Este tipo de lesión se define como la dilatación y pérdida de movilidad del esófago, concretamente, en el esófago de los perros. Este tipo de lesión puede llegar a hacer que se pierda por completo la movilidad necesaria para deglutir alimentos y líquidos.

La dilatación del esófago es más frecuente en razas de tamaño grande, como el gran danés, los pastores alemanes o los labradores retriever. Algunos la padecen de forma congénita, es decir, nacen con ella. Las razas con más predisposición a nacer con megaesófago son el fox terrier de pelo duro o el schnauzer en miniatura.

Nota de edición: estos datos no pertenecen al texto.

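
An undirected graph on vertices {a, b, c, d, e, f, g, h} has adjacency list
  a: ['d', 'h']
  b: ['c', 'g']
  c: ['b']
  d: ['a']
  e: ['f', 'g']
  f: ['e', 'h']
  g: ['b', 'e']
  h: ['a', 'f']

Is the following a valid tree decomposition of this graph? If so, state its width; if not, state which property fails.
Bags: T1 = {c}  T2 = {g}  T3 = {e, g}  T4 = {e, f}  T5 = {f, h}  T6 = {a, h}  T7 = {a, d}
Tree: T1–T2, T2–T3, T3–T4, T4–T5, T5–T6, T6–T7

No — vertex b appears in no bag.

A tree decomposition must satisfy three properties: every vertex lies in some bag; for every edge, both endpoints lie together in some bag; and for every vertex, the bags containing it form a connected subtree. Here vertex b appears in no bag, so the decomposition is invalid.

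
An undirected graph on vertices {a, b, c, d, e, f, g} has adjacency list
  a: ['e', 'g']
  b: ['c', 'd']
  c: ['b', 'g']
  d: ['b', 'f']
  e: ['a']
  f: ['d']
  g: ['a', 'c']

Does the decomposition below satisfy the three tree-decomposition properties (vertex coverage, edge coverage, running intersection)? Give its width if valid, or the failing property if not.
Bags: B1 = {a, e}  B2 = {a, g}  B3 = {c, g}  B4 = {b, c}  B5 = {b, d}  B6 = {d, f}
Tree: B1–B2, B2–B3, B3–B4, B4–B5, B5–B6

Checking the three conditions: (i) the bags cover all of {a, b, c, d, e, f, g}; (ii) for each edge, some bag contains both endpoints; (iii) the bags containing any fixed vertex form a subtree. All hold, so the decomposition is valid with width 2 − 1 = 1.

Yes; width 1.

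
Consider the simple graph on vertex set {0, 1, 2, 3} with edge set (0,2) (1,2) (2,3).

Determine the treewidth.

1

A width-1 tree decomposition is:
Bags: B1 = {0, 2}  B2 = {1, 2}  B3 = {2, 3}
Tree: B1–B2, B1–B3
Each bag holds 2 vertices, so the decomposition has width 1, which upper-bounds the treewidth. Since G has at least one edge (e.g. 2–0), it is not an edgeless graph, so tw(G) ≥ 1. Therefore the treewidth is 1.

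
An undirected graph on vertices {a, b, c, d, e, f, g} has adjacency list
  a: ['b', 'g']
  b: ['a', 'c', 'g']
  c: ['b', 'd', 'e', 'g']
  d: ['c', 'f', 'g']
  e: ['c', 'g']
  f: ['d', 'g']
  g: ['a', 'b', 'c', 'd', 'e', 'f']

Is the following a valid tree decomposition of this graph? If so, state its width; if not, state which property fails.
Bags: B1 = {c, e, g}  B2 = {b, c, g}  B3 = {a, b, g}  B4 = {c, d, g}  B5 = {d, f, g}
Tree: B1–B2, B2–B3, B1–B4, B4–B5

Checking the three conditions: (i) the bags cover all of {a, b, c, d, e, f, g}; (ii) for each edge, some bag contains both endpoints; (iii) the bags containing any fixed vertex form a subtree. All hold, so the decomposition is valid with width 3 − 1 = 2.

Yes; width 2.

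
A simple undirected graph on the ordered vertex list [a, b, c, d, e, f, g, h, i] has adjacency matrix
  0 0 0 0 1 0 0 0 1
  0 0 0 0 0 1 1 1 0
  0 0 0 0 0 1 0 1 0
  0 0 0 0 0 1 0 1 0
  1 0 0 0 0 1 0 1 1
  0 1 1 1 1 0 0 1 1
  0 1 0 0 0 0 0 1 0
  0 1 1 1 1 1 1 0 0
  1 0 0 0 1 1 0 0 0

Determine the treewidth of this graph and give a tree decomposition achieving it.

Each bag holds 3 vertices, so the decomposition has width 2, which upper-bounds the treewidth. Conversely, {b, g, h} is a clique of size 3, and the vertices of any clique must share a bag in every tree decomposition; so some bag has ≥ 3 vertices and tw(G) ≥ 2. Hence tw(G) = 2 exactly.

Treewidth 2.
One such decomposition:
Bags: B1 = {b, f, h}  B2 = {d, f, h}  B3 = {e, f, h}  B4 = {b, g, h}  B5 = {e, f, i}  B6 = {a, e, i}  B7 = {c, f, h}
Tree: B1–B2, B2–B3, B1–B4, B3–B5, B5–B6, B1–B7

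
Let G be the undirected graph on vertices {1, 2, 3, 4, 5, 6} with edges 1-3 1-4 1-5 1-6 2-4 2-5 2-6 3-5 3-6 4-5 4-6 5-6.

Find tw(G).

A width-3 tree decomposition is:
Bags: B1 = {2, 4, 5, 6}  B2 = {1, 4, 5, 6}  B3 = {1, 3, 5, 6}
Tree: B1–B2, B2–B3
Each bag holds 4 vertices, so the decomposition has width 3, which upper-bounds the treewidth. On the other hand G contains the 4-clique {1, 3, 5, 6}. A clique must lie in a single bag of any decomposition, so no decomposition can have width below 3. The upper and lower bounds meet at 3, so that is the treewidth.

3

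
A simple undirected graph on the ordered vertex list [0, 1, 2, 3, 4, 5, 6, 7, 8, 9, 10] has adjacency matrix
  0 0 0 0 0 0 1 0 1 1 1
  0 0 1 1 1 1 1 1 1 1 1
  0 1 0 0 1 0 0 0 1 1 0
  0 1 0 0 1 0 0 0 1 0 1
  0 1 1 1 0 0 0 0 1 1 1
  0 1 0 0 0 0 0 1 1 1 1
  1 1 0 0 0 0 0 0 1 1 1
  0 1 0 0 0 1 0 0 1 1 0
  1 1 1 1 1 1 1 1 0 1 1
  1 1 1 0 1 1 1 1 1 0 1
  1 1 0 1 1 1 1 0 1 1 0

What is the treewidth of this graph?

A width-4 tree decomposition is:
Bags: B1 = {1, 6, 8, 9, 10}  B2 = {1, 4, 8, 9, 10}  B3 = {1, 5, 8, 9, 10}  B4 = {1, 2, 4, 8, 9}  B5 = {1, 5, 7, 8, 9}  B6 = {1, 3, 4, 8, 10}  B7 = {0, 6, 8, 9, 10}
Tree: B1–B2, B1–B3, B2–B4, B3–B5, B2–B6, B1–B7
Each bag holds 5 vertices, so the decomposition has width 4, which upper-bounds the treewidth. Conversely, {0, 6, 8, 9, 10} is a clique of size 5, and the vertices of any clique must share a bag in every tree decomposition; so some bag has ≥ 5 vertices and tw(G) ≥ 4. The upper and lower bounds meet at 4, so that is the treewidth.

4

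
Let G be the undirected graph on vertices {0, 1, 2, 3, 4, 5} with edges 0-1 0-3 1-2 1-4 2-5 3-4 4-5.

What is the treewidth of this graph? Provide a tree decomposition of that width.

Treewidth 2.
One such decomposition:
Bags: B1 = {0, 3, 4}  B2 = {0, 1, 4}  B3 = {1, 4, 5}  B4 = {1, 2, 5}
Tree: B1–B2, B2–B3, B3–B4

Each bag holds 3 vertices, so the decomposition has width 2, which upper-bounds the treewidth. For the lower bound, G contains the cycle 3–0–1–4–3, so G is not a forest; only forests have treewidth ≤ 1, hence tw(G) ≥ 2. The upper and lower bounds meet at 2, so that is the treewidth.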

Megaesófago en perros: síntomas

Causas y síntomas del megaesófago en perros

El síntoma más común de este tipo de afección es la regurgitación de los alimentos, ya sea justo después de haberlos ingerido o tras varias horas. Otros síntomas también característicos son:

  • Vómitos
  • Tos
  • Expulsión de secreciones por vía nasal
  • Incremento de los ruidos respiratorios
  • Pérdida de peso
  • Aumento anormal del apetito o ausencia total de él
  • Mal aliento
  • Falta de crecimiento

Una de las consecuencias más serias del megaesófago es la denominada neumonía por aspiración. Esta afección respiratoria se produce cuando se inhalan alimentos, saliva, líquidos o vómito directamente a los pulmones.

El megaesófago en perros puede ser congénito, es decir, puede haberse dado durante el desarrollo del feto en el útero materno; secundario o ligado a otras patologías y adquirido, relacionado con causas hereditarias.

En cuanto a las causas que pueden provocar el megaesófago de forma secundaria, encontramos:

  • Enfermedades neuromusculares, como la miositis o la miastenia gravis
  • Tumores  en el esófago
  • Presencia de un cuerpo extraño en el esófago del perro
  • Inflamación del esófago
  • Infecciones de origen parasitario

Diagnóstico y tratamiento

El veterinario, previo examen del historial clínico del animal, llevará a cabo un chequeo completo y determinará, de acuerdo con la información proporcionada por el dueño, si el perro tiende a regurgitar o a vomitar. Esto le ayudará a descartar otras posibles enfermedades digestivas.

Vómitos en los perros

La forma, el color y la presencia de partículas sólidas sin digerir en el vómito del perro también serán determinantes para el diagnóstico definitivo. Otras pruebas habituales son los análisis de sangre y de orina, que permiten detectar la existencia de trastornos derivados.

La esofagoscopia facilitará la eliminación de posibles cuerpos extraños que se hayan alojado en el esófago de tu mascota y evaluará la magnitud de la dilatación del esófago.

Respecto al tratamiento, la principal estrategia reside en tratar de curar el trastorno subyacente a los casos de megaesófago secundario. En algunos casos, se puede llegar hasta a practicar cirugía. Si tu perro no puede alimentarse solo requerirá que se le alimente por vía nasogástrica.

En aquellos casos en los que el tratamiento sea meramente paliativo, como ocurre en los animales que padecen el megaesófago de forma congénita, se recomienda darle la vuelta al perro cada cuatro horas, proporcionarle un colchón blando para dormir y una dieta líquida.